And another reason not to watch Al Gore's movie
Seems hard to imagine right at this minute, writing on a jumbo over the Atlantic, but I genuinely intend never to fly again once I've finished Crude. (At least: to only fly within non-damaging carbon emissions, so about one big flight every five years or so). So this is highly likely the last time I'll see my brother's family in Boston. Well, not the family - they'll be visiting England - but their house and their life. (Having said that, we plan to come back for more Al filming later in the summer, so may get one more chance.)
Am continuing my campaign to get them to relocate completely, but Sis-In-Law's family is in the States, so there's no perfect solution. Shame, cos I reckon that if my two nieces were living nearby, I could look after them several days a week, discharge any maternal instincts, train them up as eco-warriors - and not introduce any more carbon guzzlers onto the planet just cos my hormones urge me to.
New, maybe obvious, theory: the amount you consume depends on the country/society you're in, not yourself. Like it's normal in the suburbs of Boston to wear clean clothes every day - sometimes even two or three changes. After a few days I start feeling slightly conspicuous and their big washer and dryer is downstairs, so easy to use, no bother with pegs and clotheslines....
Which I think bodes well that, once laws are imposed rationing carbon, there won't be a problem with the citizens adapting. (Of course they'll grumble, but hey).
My Sis-In-Law was coming up with all sorts of logistical reasons why she couldn't come to Al Gore's new climate change movie with me and my Bro a few days back.

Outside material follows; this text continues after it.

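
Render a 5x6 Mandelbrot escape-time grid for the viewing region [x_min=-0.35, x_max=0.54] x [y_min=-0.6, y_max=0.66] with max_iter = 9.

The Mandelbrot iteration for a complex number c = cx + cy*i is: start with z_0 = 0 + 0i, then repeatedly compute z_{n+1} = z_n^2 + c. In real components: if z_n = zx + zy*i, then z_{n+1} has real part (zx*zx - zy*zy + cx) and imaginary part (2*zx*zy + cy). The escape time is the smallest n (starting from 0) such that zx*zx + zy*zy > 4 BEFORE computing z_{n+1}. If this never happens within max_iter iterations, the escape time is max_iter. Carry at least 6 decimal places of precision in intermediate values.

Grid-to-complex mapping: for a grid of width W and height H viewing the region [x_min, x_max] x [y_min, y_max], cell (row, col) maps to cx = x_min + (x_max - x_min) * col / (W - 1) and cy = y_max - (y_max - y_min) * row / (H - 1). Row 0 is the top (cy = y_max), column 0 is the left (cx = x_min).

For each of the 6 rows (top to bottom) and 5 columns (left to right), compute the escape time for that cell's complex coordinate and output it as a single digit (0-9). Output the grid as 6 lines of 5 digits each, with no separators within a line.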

She didn't realise she was dealing with a doc producer (so get a babysitter, so get two babysitters, so we go at a different time, so we go in two shifts), till she finally cracked and said she just didn't want to. She understands the concept of climate change, she appreciates how serious it is, but she already feels paralysed with [what's that word for not being able
to do anything??]. The last thing she needs is to see her children's awful future mapped out at the movies.
Suspect this may be a very common position.
Can't fault the logic, but tried to say that I used to feel the same - put off starting Crude for a year - and the only thing that helped is actually tackling the problem head on (in my case, making a film). Once you face the enormity - and know you're working to solve it, even in the face of overwhelming odds - you feel better. It was exactly the same fighting McDonald's.
But with that one, we won. Hey, there's an uplifting story, someone should make a film.
So my Bro and I went to see An Inconvenient Truth. Alarming in parts, a bit mawkish for my taste, but really good, even if it's essentially the same info that BBC docs were telling us in the early '90s. Terrifying that Americans are only now beginning to get it - better late than never of course and at least they're embracing it. The film was the highest grossing in the US last week.
Funny too to see my past adventures up on the screen - Mark High Tide gave Al (hey, listen to me) some of his slides from our trips to Alaska and Tuvalu.
On the way back (in one of their two SUVs) I asked my Bro, the original Smiths fan, which song he thought would be perfect for the opening scene of Crude and he immediately launched into "If a double decker bus...."
He also came up with the fourth meaning:
First: (at start of film) the majority of our species' unquestioning belief that over-consumption can last forever.
Second: (at end) That, even once we've destroyed everything else, there is still a light inside any remaining humans.
Thirdly: (at start?) All the lights that all the individuals can't be bothered to turn off as they leave the kitchen.
And the fourth: the Nigerian gas flares that never go out.
But the best line of the five days was from my niece Zoe, aged 4. "Does your Auntie Franny have kids?", said mother of Zoe's friend. "She IS a kid", replied Zoe.